I tested with GPT-4 too. The reviews were noticeably better, catching subtler issues and providing more contextual suggestions. But the cost jumped to about $0.50-1.00 per PR review. For a solo developer, that's still affordable. For a team running this on every PR, it adds up fast.
What It Actually Catches
In two weeks of use, it's caught: a missing null check that would have caused a crash in production, an SQL query that was vulnerable to injection (I was building the query string manually like an idiot), unused imports, a promise that wasn't being awaited, and several variable naming suggestions that were genuinely better than what I had.
What it doesn't catch: business logic errors, architectural issues, or anything that requires understanding the broader system context. It reviews code in isolation, which means it can't tell you "this approach conflicts with how the rest of the system works."
Lessons Learned
The OpenAI API is surprisingly easy to work with. If you've used any REST API before, you can build something useful in a day. The hard part isn't the integration. It's figuring out the right prompts, handling token limits gracefully, and building good error handling for when the API is slow or returns garbage.
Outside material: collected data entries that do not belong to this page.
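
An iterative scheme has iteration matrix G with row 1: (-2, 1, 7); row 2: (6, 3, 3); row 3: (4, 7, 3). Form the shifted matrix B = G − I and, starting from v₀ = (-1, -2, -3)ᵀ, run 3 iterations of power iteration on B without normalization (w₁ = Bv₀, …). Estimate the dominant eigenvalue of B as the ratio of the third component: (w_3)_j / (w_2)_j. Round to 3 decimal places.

μ ≈ 10.115

B = G − I has rows (-3, 1, 7); (6, 2, 3); (4, 7, 2)
w1 = Bv₀ = (-20, -19, -24)
w2 = Bw1 = (-127, -230, -261)
w3 = Bw2 = (-1676, -2005, -2640)
Ratio: -2640/-261 = 10.115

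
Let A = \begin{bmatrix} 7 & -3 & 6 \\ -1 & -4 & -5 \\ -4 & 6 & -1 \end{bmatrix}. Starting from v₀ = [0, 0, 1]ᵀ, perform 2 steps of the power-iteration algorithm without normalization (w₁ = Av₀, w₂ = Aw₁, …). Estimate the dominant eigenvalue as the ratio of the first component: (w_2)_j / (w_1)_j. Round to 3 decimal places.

w1 = Av₀ = (7·0 + (-3)·0 + 6·1; (-1)·0 + (-4)·0 + (-5)·1; (-4)·0 + 6·0 + (-1)·1) = (6, -5, -1)
w2 = Aw1 = (7·6 + (-3)·(-5) + 6·(-1); (-1)·6 + (-4)·(-5) + (-5)·(-1); (-4)·6 + 6·(-5) + (-1)·(-1)) = (51, 19, -53)
Ratio at component: 51 / 6 = 8.500

λ ≈ 8.500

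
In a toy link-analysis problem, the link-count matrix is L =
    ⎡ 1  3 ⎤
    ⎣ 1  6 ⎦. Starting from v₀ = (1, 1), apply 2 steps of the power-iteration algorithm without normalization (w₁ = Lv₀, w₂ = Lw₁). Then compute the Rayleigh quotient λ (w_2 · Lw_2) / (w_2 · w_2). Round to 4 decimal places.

w1 = Lv₀ = (1·1 + 3·1; 1·1 + 6·1) = (4, 7)
w2 = Lw1 = (1·4 + 3·7; 1·4 + 6·7) = (25, 46)
Lw2 = (163, 301)
w2·Lw2 = 25·163 + 46·301 = 17921; w2·w2 = 25·25 + 46·46 = 2741
λ ≈ 17921/2741 = 6.5381

6.5381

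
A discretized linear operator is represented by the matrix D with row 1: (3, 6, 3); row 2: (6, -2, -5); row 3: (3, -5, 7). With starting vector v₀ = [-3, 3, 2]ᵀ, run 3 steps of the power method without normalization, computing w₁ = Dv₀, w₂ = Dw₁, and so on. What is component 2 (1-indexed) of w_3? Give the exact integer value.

w1 = Dv₀ = (3·(-3) + 6·3 + 3·2; 6·(-3) + (-2)·3 + (-5)·2; 3·(-3) + (-5)·3 + 7·2) = (15, -34, -10)
w2 = Dw1 = (3·15 + 6·(-34) + 3·(-10); 6·15 + (-2)·(-34) + (-5)·(-10); 3·15 + (-5)·(-34) + 7·(-10)) = (-189, 208, 145)
w3 = Dw2 = (1116, -2275, -592)
The requested component of w3 is -2275.

-2275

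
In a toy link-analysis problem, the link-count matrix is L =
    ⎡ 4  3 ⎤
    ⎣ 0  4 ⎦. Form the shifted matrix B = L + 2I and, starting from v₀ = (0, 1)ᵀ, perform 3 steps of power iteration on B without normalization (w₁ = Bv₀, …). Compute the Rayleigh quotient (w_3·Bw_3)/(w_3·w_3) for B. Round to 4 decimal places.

μ ≈ 7.3846

B = L + 2I has rows (6, 3); (0, 6)
w1 = Bv₀ = (3, 6)
w2 = Bw1 = (36, 36)
w3 = Bw2 = (324, 216)
Bw3 = (2592, 1296)
w3·Bw3 = 1119744; w3·w3 = 151632; μ ≈ 1119744/151632 = 7.3846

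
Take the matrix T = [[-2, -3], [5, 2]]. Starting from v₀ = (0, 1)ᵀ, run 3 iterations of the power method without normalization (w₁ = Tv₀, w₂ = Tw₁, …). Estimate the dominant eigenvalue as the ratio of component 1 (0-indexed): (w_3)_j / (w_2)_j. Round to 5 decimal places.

w1 = Tv₀ = ((-2)·0 + (-3)·1; 5·0 + 2·1) = (-3, 2)
w2 = Tw1 = ((-2)·(-3) + (-3)·2; 5·(-3) + 2·2) = (0, -11)
w3 = Tw2 = (33, -22)
Ratio at component: -22 / -11 = 2.00000

2.00000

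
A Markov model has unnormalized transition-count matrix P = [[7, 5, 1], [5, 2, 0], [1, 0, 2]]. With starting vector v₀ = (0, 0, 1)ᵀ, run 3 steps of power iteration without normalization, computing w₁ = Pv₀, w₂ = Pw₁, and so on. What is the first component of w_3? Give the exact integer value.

w1 = Pv₀ = (1, 0, 2)
w2 = Pw1 = (9, 5, 5)
w3 = Pw2 = (93, 55, 19)
The requested component of w3 is 93.

93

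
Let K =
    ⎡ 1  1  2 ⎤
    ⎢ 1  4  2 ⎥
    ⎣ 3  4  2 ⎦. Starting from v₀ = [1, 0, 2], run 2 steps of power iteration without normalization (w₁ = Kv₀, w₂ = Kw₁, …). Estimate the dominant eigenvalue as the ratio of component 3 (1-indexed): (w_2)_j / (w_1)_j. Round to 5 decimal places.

7.00000

w1 = Kv₀ = (1·1 + 1·0 + 2·2; 1·1 + 4·0 + 2·2; 3·1 + 4·0 + 2·2) = (5, 5, 7)
w2 = Kw1 = (1·5 + 1·5 + 2·7; 1·5 + 4·5 + 2·7; 3·5 + 4·5 + 2·7) = (24, 39, 49)
Ratio at component: 49 / 7 = 7.00000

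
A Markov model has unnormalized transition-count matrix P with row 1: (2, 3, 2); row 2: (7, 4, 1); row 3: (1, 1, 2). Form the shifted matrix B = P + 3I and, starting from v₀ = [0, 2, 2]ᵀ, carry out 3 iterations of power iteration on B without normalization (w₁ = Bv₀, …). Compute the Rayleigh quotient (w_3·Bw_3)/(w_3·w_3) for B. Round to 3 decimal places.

B = P + 3I has rows (5, 3, 2); (7, 7, 1); (1, 1, 5)
w1 = Bv₀ = (5·0 + 3·2 + 2·2; 7·0 + 7·2 + 1·2; 1·0 + 1·2 + 5·2) = (10, 16, 12)
w2 = Bw1 = (5·10 + 3·16 + 2·12; 7·10 + 7·16 + 1·12; 1·10 + 1·16 + 5·12) = (122, 194, 86)
w3 = Bw2 = (1364, 2298, 746)
Bw3 = (15206, 26380, 7392)
w3·Bw3 = 86876656; w3·w3 = 7697816; μ ≈ 86876656/7697816 = 11.286

11.286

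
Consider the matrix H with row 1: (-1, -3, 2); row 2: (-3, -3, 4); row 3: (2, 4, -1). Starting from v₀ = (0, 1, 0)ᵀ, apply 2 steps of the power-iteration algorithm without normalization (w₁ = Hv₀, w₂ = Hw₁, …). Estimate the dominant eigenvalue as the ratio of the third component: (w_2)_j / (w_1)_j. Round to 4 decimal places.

-5.5000

w1 = Hv₀ = ((-1)·0 + (-3)·1 + 2·0; (-3)·0 + (-3)·1 + 4·0; 2·0 + 4·1 + (-1)·0) = (-3, -3, 4)
w2 = Hw1 = ((-1)·(-3) + (-3)·(-3) + 2·4; (-3)·(-3) + (-3)·(-3) + 4·4; 2·(-3) + 4·(-3) + (-1)·4) = (20, 34, -22)
Ratio at component: -22 / 4 = -5.5000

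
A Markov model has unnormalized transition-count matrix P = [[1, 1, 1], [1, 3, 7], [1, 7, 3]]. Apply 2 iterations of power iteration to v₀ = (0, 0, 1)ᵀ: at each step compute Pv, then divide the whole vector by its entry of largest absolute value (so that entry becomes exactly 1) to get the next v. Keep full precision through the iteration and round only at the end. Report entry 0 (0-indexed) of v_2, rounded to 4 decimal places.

Pv0 = (1.00000, 7.00000, 3.00000); divide by 7.00000 → v1 = (0.14286, 1.00000, 0.42857)
Pv1 = (1.57143, 6.14286, 8.42857); divide by 8.42857 → v2 = (0.18644, 0.72881, 1.00000)
Requested entry of v2: 11/59 = 0.1864

0.1864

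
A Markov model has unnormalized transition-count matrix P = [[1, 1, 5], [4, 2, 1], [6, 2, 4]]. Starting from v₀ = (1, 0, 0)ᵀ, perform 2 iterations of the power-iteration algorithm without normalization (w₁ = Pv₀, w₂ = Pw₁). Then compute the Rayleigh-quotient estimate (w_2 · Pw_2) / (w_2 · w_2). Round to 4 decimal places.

w1 = Pv₀ = (1, 4, 6)
w2 = Pw1 = (35, 18, 38)
Pw2 = (243, 214, 398)
w2·Pw2 = 35·243 + 18·214 + 38·398 = 27481; w2·w2 = 35·35 + 18·18 + 38·38 = 2993
λ ≈ 27481/2993 = 9.1818

λ ≈ 9.1818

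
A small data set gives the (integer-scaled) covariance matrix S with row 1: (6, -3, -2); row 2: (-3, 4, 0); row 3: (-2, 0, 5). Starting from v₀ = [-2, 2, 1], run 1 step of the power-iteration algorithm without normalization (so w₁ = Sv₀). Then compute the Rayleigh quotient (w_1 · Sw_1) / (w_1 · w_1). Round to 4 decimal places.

w1 = Sv₀ = (6·(-2) + (-3)·2 + (-2)·1; (-3)·(-2) + 4·2 + 0·1; (-2)·(-2) + 0·2 + 5·1) = (-20, 14, 9)
Sw1 = (-180, 116, 85)
w1·Sw1 = (-20)·(-180) + 14·116 + 9·85 = 5989; w1·w1 = (-20)·(-20) + 14·14 + 9·9 = 677
λ ≈ 5989/677 = 8.8464

8.8464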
Also, rate limits are real. The free tier is very restrictive. Even the paid tier has limits that you'll hit if you're making many parallel calls. Build in retry logic with exponential backoff from day one.
GPT-3.5-turbo is the sweet spot for most applications. It's fast, cheap, and good enough. Start there and only upgrade to GPT-4 if you have a specific quality gap that justifies the 20x cost increase.
I'm hooked. This was my first AI-powered project and it definitely won't be my last.